There were more decomposing bodies in the outer foyer. Three Pros lay dead on the floor in pools of coagulating fluid. Connor passed the office where the cleaner had hidden the night before. The wooden door was ajar. Brains painted the walls and picture frames. Muffled music still blared from the tinny speakers of his cheap headphones. Connor sighed. Another innocent life to add to the list of those hurt by his actions. His finger squeezed the trigger slightly. It would be an easy way out.

Connor tucked the gun into his waistband before he did anything hasty. He believed in the power of redemption. He could turn his life around, mend the damage he had done and reset the scales of justice. He could heal the sick and injured, as he proved he could with that veteran back home in Boise. That was the legacy he wanted to continue — helping those that needed it most, not killing everybody who crossed his path. He had to survive first.

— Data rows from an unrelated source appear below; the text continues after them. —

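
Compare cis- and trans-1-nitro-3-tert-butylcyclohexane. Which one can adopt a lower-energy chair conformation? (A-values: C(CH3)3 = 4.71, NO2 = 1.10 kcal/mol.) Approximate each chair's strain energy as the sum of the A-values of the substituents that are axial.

cis

At 1,3 positions (parity same): cis → (e,e or a,a); trans → (a,e or e,a).
Best chair for cis: E = 0.00 kcal/mol; best chair for trans: E = 1.10 kcal/mol.
The cis isomer is lower by 1.10 kcal/mol.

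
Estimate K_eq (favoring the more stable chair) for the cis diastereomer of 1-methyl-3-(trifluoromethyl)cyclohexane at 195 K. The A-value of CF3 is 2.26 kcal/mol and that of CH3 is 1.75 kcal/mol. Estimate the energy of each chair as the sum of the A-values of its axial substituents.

K ≈ 31236

C1 and C3 have the same parity, so for the cis isomer the two substituents are e,e in one chair and a,a in the other.
Chair I (trifluoromethyl axial, methyl axial): E = 4.01 kcal/mol; chair II (trifluoromethyl equatorial, methyl equatorial): E = 0.00 kcal/mol.
ΔG = 4.01 kcal/mol between the two chairs.
K = exp(ΔG/RT) with R = 1.987×10⁻³ kcal mol⁻¹ K⁻¹ and T = 195 K gives K ≈ 3.12e+04.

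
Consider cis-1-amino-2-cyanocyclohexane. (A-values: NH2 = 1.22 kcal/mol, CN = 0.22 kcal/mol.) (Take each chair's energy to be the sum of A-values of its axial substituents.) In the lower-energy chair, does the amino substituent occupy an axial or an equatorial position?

C1 and C2 have opposite parity, so for the cis isomer the two substituents are one axial and one equatorial in each chair.
Chair I (amino axial, cyano equatorial): E = 1.22 kcal/mol.
Chair II (amino equatorial, cyano axial): E = 0.22 kcal/mol.
Chair II is the more stable (lower-energy) conformer, and in that chair the amino group is equatorial.

equatorial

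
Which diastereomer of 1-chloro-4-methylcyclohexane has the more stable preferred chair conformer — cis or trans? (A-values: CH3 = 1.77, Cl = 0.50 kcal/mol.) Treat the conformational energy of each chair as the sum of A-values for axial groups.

trans

At 1,4 positions (parity opposite): cis → (a,e or e,a); trans → (e,e or a,a).
Best chair for cis: E = 0.50 kcal/mol; best chair for trans: E = 0.00 kcal/mol.
The trans isomer is lower by 0.50 kcal/mol.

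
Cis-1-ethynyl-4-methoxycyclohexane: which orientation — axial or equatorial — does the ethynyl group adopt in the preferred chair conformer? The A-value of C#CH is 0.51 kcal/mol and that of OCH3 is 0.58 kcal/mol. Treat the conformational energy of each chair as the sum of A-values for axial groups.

C1 and C4 have opposite parity, so for the cis isomer the two substituents are one axial and one equatorial in each chair.
Chair I (ethynyl axial, methoxy equatorial): E = 0.51 kcal/mol.
Chair II (ethynyl equatorial, methoxy axial): E = 0.58 kcal/mol.
Chair I is the more stable (lower-energy) conformer, and in that chair the ethynyl group is axial.

axial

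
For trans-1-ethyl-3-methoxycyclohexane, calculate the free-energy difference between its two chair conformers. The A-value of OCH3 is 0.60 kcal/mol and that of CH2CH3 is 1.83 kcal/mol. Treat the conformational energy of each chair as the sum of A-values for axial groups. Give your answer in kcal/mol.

C1 and C3 have the same parity, so for the trans isomer the two substituents are one axial and one equatorial in each chair.
Chair I (methoxy axial, ethyl equatorial): E = 0.60 kcal/mol.
Chair II (methoxy equatorial, ethyl axial): E = 1.83 kcal/mol.
ΔE = 1.83 − 0.60 = 1.23 kcal/mol; chair I is more stable.

1.23 kcal/mol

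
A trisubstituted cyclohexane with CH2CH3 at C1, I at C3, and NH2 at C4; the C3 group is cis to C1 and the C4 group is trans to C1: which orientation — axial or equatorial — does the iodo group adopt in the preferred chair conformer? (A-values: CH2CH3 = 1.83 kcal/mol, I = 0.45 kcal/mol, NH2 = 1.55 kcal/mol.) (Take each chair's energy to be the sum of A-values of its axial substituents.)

equatorial

Chair I (ethyl axial, iodo axial, amino axial): E = 3.83 kcal/mol.
Chair II (ethyl equatorial, iodo equatorial, amino equatorial): E = 0.00 kcal/mol.
Chair II is the more stable (lower-energy) conformer, and in that chair the iodo group is equatorial.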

The squawk of a radio made Connor nearly wet himself. Heavy footfalls echoed down the corridor toward him. He backtracked to the locker room and peered through the crack in the door. Three people dressed in bio-armour entered the building with weapons in hand, flashlights secured to the under barrel. Behind them came another team in hazmat suits carrying large, heavy suitcases. Connor turned and crept away from the door, worried they’d see his silhouette and shoot. He skulked back into the processing room, looking for a way out of the building. A double door led to the shipping department. Connor ducked and dodged his way through the room and out the swinging doors. Beyond was a loading bay. Tall canvas roller-doors guarded freezers and cold-rooms storing packed chicken meat and carcases. He trotted through the loading bay, searching for an exit.

At the far end of the enormous room were several steel roller-doors and a set of refrigerated trucks. Connor slowed to a stop. Kemprex or their pet agencies would have the building surrounded. Step foot out of one of those doors and a hail of bullets was waiting for him. Connor turned around looking for another exit. High above were a set of skylights. If he refurbished his tendrils he could pull himself up to safety…

“Then what, dumbass? You’d be stuck on the roof.”

He hung his head, thinking. The picture of a chicken caught his eye, its image plastered over the sides of the trucks and the empty boxes stacked against the walls. The chicken held up a wing, giving him the thumbs up and a wink. A very cocky chicken, all things considered.

“What if I grew wings?”

Connor looked back at the cold-rooms. He was certainly surrounded by enough raw material to grow them. He looked at his hands, tossing up the idea in his head. It wasn’t the dumbest idea. It wasn’t the smartest either. How long of a wingspan would he need? They’d need to be the size of a paraglider to hold him in the air… Chickens weren’t exactly known for their superior aerial feats.

“What am I doing?” he sighed, walking back to scavenge enough chicken meat and feathers to grow a set of human sized wings.